Im Jahre 2014 kamen die Prüfer der Rentenversicherung in fast der Hälfte dieser Statusfeststellungsverfahren zu dem Schluss, dass die vermeintlich selbstständige Tätigkeit in Wirklichkeit ein abhängiges Be­schäftigungsverhältnis war, also nur eine „Scheinselbstständigkeit“ vorlag. Noch 2010 war das nur in einem Drittel der Fälle so.

Der Verband der Gründer und Selbstständigen (VGSD) fordert andere Kriterien zur Abgrenzung, etwa ob das Auftragsverhältnis eine „freiwillige“ Selbstständigkeit beinhaltet, ob der Auftragnehmer eine ausreichende Altersvorsorge betreibt und einen bestimmten – eher höheren – Stundensatz verdient.

Die Bundesregierung plant laut Koalitionsvertrag ein Gesetz gegen den Missbrauch von Werkvertragsgestaltungen.
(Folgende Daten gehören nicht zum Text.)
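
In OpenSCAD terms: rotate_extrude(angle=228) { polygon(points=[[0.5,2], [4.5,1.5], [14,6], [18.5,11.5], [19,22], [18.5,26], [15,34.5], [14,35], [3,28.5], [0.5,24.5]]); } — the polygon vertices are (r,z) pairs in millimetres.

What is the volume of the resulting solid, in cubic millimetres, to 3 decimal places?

Profile (r,z), 10 vertices: (0.5,2) (4.5,1.5) (14,6) (18.5,11.5) (19,22) (18.5,26) (15,34.5) (14,35) (3,28.5) (0.5,24.5)
edge 0: (0.5,2)→(4.5,1.5)  cross = 0.5·1.5 − 4.5·2 = -8.2500; (r_i+r_j)·cross = 5·-8.2500 = -41.2500
edge 1: (4.5,1.5)→(14,6)  cross = 4.5·6 − 14·1.5 = 6.0000; (r_i+r_j)·cross = 18.5·6.0000 = 111.0000
edge 2: (14,6)→(18.5,11.5)  cross = 14·11.5 − 18.5·6 = 50.0000; (r_i+r_j)·cross = 32.5·50.0000 = 1625.0000
edge 3: (18.5,11.5)→(19,22)  cross = 18.5·22 − 19·11.5 = 188.5000; (r_i+r_j)·cross = 37.5·188.5000 = 7068.7500
edge 4: (19,22)→(18.5,26)  cross = 19·26 − 18.5·22 = 87.0000; (r_i+r_j)·cross = 37.5·87.0000 = 3262.5000
edge 5: (18.5,26)→(15,34.5)  cross = 18.5·34.5 − 15·26 = 248.2500; (r_i+r_j)·cross = 33.5·248.2500 = 8316.3750
edge 6: (15,34.5)→(14,35)  cross = 15·35 − 14·34.5 = 42.0000; (r_i+r_j)·cross = 29·42.0000 = 1218.0000
edge 7: (14,35)→(3,28.5)  cross = 14·28.5 − 3·35 = 294.0000; (r_i+r_j)·cross = 17·294.0000 = 4998.0000
edge 8: (3,28.5)→(0.5,24.5)  cross = 3·24.5 − 0.5·28.5 = 59.2500; (r_i+r_j)·cross = 3.5·59.2500 = 207.3750
edge 9: (0.5,24.5)→(0.5,2)  cross = 0.5·2 − 0.5·24.5 = -11.2500; (r_i+r_j)·cross = 1·-11.2500 = -11.2500
Σcross = 955.5000 → A = |Σcross|/2 = 477.7500 mm²
Σ(r_i+r_j)·cross = 26754.5000 → first moment M = |Σ|/6 = 4459.0833
R_c = M/A = 4459.0833/477.7500 = 9.3335 mm
θ = 228° = 3.979351 rad
V = θ·R_c·A = 3.979351·9.3335·477.7500 = 17744.256 mm³

Volume = 17744.256 mm³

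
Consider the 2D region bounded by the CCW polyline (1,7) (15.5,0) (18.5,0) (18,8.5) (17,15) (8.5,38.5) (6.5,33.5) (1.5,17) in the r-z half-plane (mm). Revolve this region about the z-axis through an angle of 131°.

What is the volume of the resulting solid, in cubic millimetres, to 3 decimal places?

Profile (r,z), 8 vertices: (1,7) (15.5,0) (18.5,0) (18,8.5) (17,15) (8.5,38.5) (6.5,33.5) (1.5,17)
edge 0: (1,7)→(15.5,0)  cross = 1·0 − 15.5·7 = -108.5000; (r_i+r_j)·cross = 16.5·-108.5000 = -1790.2500
edge 1: (15.5,0)→(18.5,0)  cross = 15.5·0 − 18.5·0 = 0.0000; (r_i+r_j)·cross = 34·0.0000 = 0.0000
edge 2: (18.5,0)→(18,8.5)  cross = 18.5·8.5 − 18·0 = 157.2500; (r_i+r_j)·cross = 36.5·157.2500 = 5739.6250
edge 3: (18,8.5)→(17,15)  cross = 18·15 − 17·8.5 = 125.5000; (r_i+r_j)·cross = 35·125.5000 = 4392.5000
edge 4: (17,15)→(8.5,38.5)  cross = 17·38.5 − 8.5·15 = 527.0000; (r_i+r_j)·cross = 25.5·527.0000 = 13438.5000
edge 5: (8.5,38.5)→(6.5,33.5)  cross = 8.5·33.5 − 6.5·38.5 = 34.5000; (r_i+r_j)·cross = 15·34.5000 = 517.5000
edge 6: (6.5,33.5)→(1.5,17)  cross = 6.5·17 − 1.5·33.5 = 60.2500; (r_i+r_j)·cross = 8·60.2500 = 482.0000
edge 7: (1.5,17)→(1,7)  cross = 1.5·7 − 1·17 = -6.5000; (r_i+r_j)·cross = 2.5·-6.5000 = -16.2500
Σcross = 789.5000 → A = |Σcross|/2 = 394.7500 mm²
Σ(r_i+r_j)·cross = 22763.6250 → first moment M = |Σ|/6 = 3793.9375
R_c = M/A = 3793.9375/394.7500 = 9.6110 mm
θ = 131° = 2.286381 rad
V = θ·R_c·A = 2.286381·9.6110·394.7500 = 8674.388 mm³

Volume = 8674.388 mm³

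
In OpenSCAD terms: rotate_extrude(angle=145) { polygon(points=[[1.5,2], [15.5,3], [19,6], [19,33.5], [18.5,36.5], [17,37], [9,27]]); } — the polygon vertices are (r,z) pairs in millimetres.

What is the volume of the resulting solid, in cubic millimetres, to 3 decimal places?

Profile (r,z), 7 vertices: (1.5,2) (15.5,3) (19,6) (19,33.5) (18.5,36.5) (17,37) (9,27)
edge 0: (1.5,2)→(15.5,3)  cross = 1.5·3 − 15.5·2 = -26.5000; (r_i+r_j)·cross = 17·-26.5000 = -450.5000
edge 1: (15.5,3)→(19,6)  cross = 15.5·6 − 19·3 = 36.0000; (r_i+r_j)·cross = 34.5·36.0000 = 1242.0000
edge 2: (19,6)→(19,33.5)  cross = 19·33.5 − 19·6 = 522.5000; (r_i+r_j)·cross = 38·522.5000 = 19855.0000
edge 3: (19,33.5)→(18.5,36.5)  cross = 19·36.5 − 18.5·33.5 = 73.7500; (r_i+r_j)·cross = 37.5·73.7500 = 2765.6250
edge 4: (18.5,36.5)→(17,37)  cross = 18.5·37 − 17·36.5 = 64.0000; (r_i+r_j)·cross = 35.5·64.0000 = 2272.0000
edge 5: (17,37)→(9,27)  cross = 17·27 − 9·37 = 126.0000; (r_i+r_j)·cross = 26·126.0000 = 3276.0000
edge 6: (9,27)→(1.5,2)  cross = 9·2 − 1.5·27 = -22.5000; (r_i+r_j)·cross = 10.5·-22.5000 = -236.2500
Σcross = 773.2500 → A = |Σcross|/2 = 386.6250 mm²
Σ(r_i+r_j)·cross = 28723.8750 → first moment M = |Σ|/6 = 4787.3125
R_c = M/A = 4787.3125/386.6250 = 12.3823 mm
θ = 145° = 2.530727 rad
V = θ·R_c·A = 2.530727·12.3823·386.6250 = 12115.383 mm³

Volume = 12115.383 mm³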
Weitere Details könne man aber noch nicht mitteilen, so ein Sprecher des Bundesarbeitsministeriums auf taz-Anfrage Es soll in diesem Jahr noch „einen gesetzgeberischen Aufschlag“ geben. Der VGSD befürchtet, dass mit dem Gesetz die bislang geltende „rigide Abgrenzungspraxis“ der Rentenversicherung und Rechtsprechung festgeschrieben werden könnte, so Gründer Andreas Lutz.

Die Kriterien für Scheinselbstständigkeit waren 1999 unter dem damaligen Sozialminister Walter Riester (SPD) drastisch verschärft, dann aber 2003 wieder gelockert worden.